Dependence on training data: The method relies on biased MD simulation data; data quality and degree of bias affect final performance.
Soft equivariance constraint: Soft SO(3) equivariance achieved through data augmentation is less strict than exact equivariant architectures.
Inconsistent ESS performance: ESS on ALDP is inferior to ECNF++, suggesting that invertibility regularization may introduce some accuracy loss on small molecules.

Method	Invertible	Regression Loss	Few-step	Free Architecture	Likelihood Accuracy
ECNF/ECNF++	✓ (continuous)	✓	✗ (thousands of steps)	✓	High but slow
SBG (TARFlow)	✓	✗ (MLE)	✓ (1 step)	✗	Exact but limited expressiveness
RegFlow	✓	✓	✓	✗	Moderate
MeanFlow/ConsistencyFM	✗	✓	✓	✓	Not computable
FALCON	✓	✓	✓	✓	Fast and accurate

FALCON is the first method to satisfy all four conditions simultaneously.
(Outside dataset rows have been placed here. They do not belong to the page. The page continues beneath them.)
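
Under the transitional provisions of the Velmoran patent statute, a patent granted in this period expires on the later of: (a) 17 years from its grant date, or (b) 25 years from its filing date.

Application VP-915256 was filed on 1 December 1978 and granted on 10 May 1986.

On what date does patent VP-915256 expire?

December 1, 2003

(a) grant + 17 years → 10 May 2003.
(b) filing + 25 years → 1 December 2003.
Later of the two: 1 December 2003.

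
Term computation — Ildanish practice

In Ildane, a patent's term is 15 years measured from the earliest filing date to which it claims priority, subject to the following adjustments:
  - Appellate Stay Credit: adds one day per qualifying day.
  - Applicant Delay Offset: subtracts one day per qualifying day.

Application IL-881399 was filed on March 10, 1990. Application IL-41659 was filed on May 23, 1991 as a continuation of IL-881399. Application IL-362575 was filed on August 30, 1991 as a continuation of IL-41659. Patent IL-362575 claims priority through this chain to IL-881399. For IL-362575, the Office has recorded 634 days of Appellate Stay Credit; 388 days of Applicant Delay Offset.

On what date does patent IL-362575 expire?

2005-11-11

Earliest priority filing: 10 March 1990.
Base term: 10 March 1990 + 15 years → 10 March 2005.
Appellate Stay Credit: +634 days → 4 December 2006.
Applicant Delay Offset: −388 days → 11 November 2005.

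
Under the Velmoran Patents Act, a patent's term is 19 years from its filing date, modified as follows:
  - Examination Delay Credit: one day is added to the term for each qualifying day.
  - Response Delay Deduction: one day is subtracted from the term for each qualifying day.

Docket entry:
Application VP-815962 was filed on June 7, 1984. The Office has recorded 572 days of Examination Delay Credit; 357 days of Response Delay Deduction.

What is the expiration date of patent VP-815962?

January 8, 2004

Base term: filing date + 19 years → 7 June 2003.
Examination Delay Credit: +572 days → 30 December 2004.
Response Delay Deduction: −357 days → 8 January 2004.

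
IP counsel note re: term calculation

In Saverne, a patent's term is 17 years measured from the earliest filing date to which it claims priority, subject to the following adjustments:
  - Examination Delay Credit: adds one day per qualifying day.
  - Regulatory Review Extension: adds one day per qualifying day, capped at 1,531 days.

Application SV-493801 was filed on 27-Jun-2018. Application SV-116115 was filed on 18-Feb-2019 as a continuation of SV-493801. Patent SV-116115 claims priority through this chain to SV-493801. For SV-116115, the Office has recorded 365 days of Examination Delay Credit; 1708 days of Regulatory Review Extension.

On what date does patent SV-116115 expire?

Earliest priority filing: 27 June 2018.
Base term: 27 June 2018 + 17 years → 27 June 2035.
Examination Delay Credit: +365 days → 26 June 2036.
Regulatory Review Extension: 1708 days claimed exceeds the 1531-day cap, so +1531 days → 4 September 2040.

2040-09-04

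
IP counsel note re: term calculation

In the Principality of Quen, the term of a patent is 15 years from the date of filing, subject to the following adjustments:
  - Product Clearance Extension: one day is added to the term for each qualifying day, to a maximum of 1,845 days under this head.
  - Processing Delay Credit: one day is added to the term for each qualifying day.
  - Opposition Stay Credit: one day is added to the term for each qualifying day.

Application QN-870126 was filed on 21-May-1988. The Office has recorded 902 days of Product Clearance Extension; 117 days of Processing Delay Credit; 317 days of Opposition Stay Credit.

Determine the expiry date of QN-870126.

Base term: filing date + 15 years → 21 May 2003.
Product Clearance Extension: 902 days (within the 1845-day cap) → +902 days → 8 November 2005.
Processing Delay Credit: +117 days → 5 March 2006.
Opposition Stay Credit: +317 days → 16 January 2007.

January 16, 2007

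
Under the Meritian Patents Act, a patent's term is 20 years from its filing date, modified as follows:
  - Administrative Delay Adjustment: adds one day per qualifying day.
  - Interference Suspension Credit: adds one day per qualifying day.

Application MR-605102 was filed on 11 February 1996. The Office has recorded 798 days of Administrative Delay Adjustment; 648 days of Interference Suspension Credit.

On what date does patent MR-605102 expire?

January 27, 2020

Base term: filing date + 20 years → 11 February 2016.
Administrative Delay Adjustment: +798 days → 19 April 2018.
Interference Suspension Credit: +648 days → 27 January 2020.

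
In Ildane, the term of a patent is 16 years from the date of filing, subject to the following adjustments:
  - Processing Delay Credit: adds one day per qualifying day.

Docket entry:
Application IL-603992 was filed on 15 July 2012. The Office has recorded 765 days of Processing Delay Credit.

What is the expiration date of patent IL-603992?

2030-08-19

Base term: filing date + 16 years → 15 July 2028.
Processing Delay Credit: +765 days → 19 August 2030.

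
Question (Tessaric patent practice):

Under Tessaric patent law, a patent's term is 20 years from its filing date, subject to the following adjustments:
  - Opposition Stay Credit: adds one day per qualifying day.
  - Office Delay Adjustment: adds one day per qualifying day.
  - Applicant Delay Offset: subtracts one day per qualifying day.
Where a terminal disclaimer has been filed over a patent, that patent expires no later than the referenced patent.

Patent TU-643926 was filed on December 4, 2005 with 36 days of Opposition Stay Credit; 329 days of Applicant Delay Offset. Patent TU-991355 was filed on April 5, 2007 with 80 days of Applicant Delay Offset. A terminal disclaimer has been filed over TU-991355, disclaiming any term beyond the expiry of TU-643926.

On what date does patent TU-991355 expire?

Natural term of TU-991355:
  Base: filing + 20 years → 5 April 2027.
  Applicant Delay Offset: −80 days → 15 January 2027.
Expiry of referenced patent TU-643926:
  Base: filing + 20 years → 4 December 2025.
  Opposition Stay Credit: +36 days → 9 January 2026.
  Applicant Delay Offset: −329 days → 14 February 2025.
Terminal disclaimer: TU-991355 expires on the earlier of 15 January 2027 and 14 February 2025.

2025-02-14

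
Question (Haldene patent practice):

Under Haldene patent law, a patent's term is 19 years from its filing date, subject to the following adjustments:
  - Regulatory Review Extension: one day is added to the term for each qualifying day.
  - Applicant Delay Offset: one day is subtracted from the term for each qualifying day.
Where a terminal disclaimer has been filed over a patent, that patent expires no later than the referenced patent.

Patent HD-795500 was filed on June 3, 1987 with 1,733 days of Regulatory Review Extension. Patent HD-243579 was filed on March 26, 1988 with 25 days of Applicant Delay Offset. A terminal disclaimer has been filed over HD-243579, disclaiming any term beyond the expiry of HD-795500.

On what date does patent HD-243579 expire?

Natural term of HD-243579:
  Base: filing + 19 years → 26 March 2007.
  Applicant Delay Offset: −25 days → 1 March 2007.
Expiry of referenced patent HD-795500:
  Base: filing + 19 years → 3 June 2006.
  Regulatory Review Extension: +1733 days → 2 March 2011.
Terminal disclaimer: HD-243579 expires on the earlier of 1 March 2007 and 2 March 2011.

2007-03-01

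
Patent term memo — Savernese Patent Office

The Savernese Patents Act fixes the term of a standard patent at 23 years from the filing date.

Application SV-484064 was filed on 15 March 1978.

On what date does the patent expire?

2001-03-15

Filing date + 23 years → 15 March 2001.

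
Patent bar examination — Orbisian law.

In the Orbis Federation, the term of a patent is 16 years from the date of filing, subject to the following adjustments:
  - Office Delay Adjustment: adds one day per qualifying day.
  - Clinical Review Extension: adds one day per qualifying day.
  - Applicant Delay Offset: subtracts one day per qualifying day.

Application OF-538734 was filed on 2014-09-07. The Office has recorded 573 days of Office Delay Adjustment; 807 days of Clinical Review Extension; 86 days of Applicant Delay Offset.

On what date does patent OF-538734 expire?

2034-03-24

Base term: filing date + 16 years → 7 September 2030.
Office Delay Adjustment: +573 days → 2 April 2032.
Clinical Review Extension: +807 days → 18 June 2034.
Applicant Delay Offset: −86 days → 24 March 2034.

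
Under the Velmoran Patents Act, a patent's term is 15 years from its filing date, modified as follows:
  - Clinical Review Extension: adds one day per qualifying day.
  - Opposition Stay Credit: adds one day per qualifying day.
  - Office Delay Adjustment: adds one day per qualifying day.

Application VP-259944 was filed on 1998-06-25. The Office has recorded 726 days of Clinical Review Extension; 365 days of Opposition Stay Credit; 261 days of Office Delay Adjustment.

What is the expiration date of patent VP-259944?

Base term: filing date + 15 years → 25 June 2013.
Clinical Review Extension: +726 days → 21 June 2015.
Opposition Stay Credit: +365 days → 20 June 2016.
Office Delay Adjustment: +261 days → 8 March 2017.

March 8, 2017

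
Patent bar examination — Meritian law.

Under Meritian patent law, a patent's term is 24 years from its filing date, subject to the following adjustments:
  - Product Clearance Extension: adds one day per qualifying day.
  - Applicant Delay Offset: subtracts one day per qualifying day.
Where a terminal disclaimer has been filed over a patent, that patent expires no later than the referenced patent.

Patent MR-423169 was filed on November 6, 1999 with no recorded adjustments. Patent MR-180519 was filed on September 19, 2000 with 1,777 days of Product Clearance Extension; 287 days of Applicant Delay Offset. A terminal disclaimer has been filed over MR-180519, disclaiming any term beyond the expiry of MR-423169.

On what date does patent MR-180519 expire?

2023-11-06

Natural term of MR-180519:
  Base: filing + 24 years → 19 September 2024.
  Product Clearance Extension: +1777 days → 1 August 2029.
  Applicant Delay Offset: −287 days → 18 October 2028.
Expiry of referenced patent MR-423169:
  Base: filing + 24 years → 6 November 2023.
Terminal disclaimer: MR-180519 expires on the earlier of 18 October 2028 and 6 November 2023.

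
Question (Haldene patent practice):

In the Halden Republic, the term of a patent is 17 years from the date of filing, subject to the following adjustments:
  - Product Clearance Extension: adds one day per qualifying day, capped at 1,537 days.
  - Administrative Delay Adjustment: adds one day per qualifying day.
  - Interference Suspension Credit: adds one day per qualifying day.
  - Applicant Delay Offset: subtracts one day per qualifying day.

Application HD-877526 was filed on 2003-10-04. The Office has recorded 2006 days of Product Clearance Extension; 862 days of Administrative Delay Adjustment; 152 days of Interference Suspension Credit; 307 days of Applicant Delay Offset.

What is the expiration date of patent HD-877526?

November 26, 2026

Base term: filing date + 17 years → 4 October 2020.
Product Clearance Extension: 2006 days claimed exceeds the 1537-day cap, so +1537 days → 19 December 2024.
Administrative Delay Adjustment: +862 days → 30 April 2027.
Interference Suspension Credit: +152 days → 29 September 2027.
Applicant Delay Offset: −307 days → 26 November 2026.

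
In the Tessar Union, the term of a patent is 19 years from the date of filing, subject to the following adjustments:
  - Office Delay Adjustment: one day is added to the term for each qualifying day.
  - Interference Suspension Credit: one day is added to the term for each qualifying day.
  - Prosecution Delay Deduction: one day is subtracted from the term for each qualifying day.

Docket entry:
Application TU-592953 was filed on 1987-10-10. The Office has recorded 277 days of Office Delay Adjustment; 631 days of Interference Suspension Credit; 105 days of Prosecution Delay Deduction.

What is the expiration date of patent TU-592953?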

The key distinction lies in the introduction of invertibility regularization, which bridges the gap in likelihood estimation capability inherent to few-step flow models.

The following broader insights emerge from this work:

Generalization potential: The idea of driving invertibility via cycle-consistency regularization can be extended to any flow model application requiring accurate likelihoods (image generation, anomaly detection, etc.).
Decoupling architecture and invertibility: Decomposing "good generation" and "invertibility" into separate loss terms is a transferable design principle—invertibility can be obtained without explicitly designing invertible architectures.
Inference-time scaling: The SNIS framework naturally supports inference-time scaling (more samples → more accurate estimates), aligning with current trends in AI inference scaling.
Transformers for scientific computing: This work demonstrates the feasibility of DiT in scientific computing (molecular sampling), potentially inspiring further transfer of vision/language Transformers to scientific tasks.

Rating¶

Novelty: 8/10 — The combination of invertibility regularization with few-step flows is novel and theoretically well-supported.
Experimental Thoroughness: 8/10 — Four molecular systems, multiple baselines, and complete ablation studies; however, system scale remains limited.
Writing Quality: 9/10 — Clear structure, well-motivated contributions, and tight integration of theory and experiments.
Value: 8/10 — A two-orders-of-magnitude speedup offers significant practical value for scientific computing, though a gap to large-scale applications remains.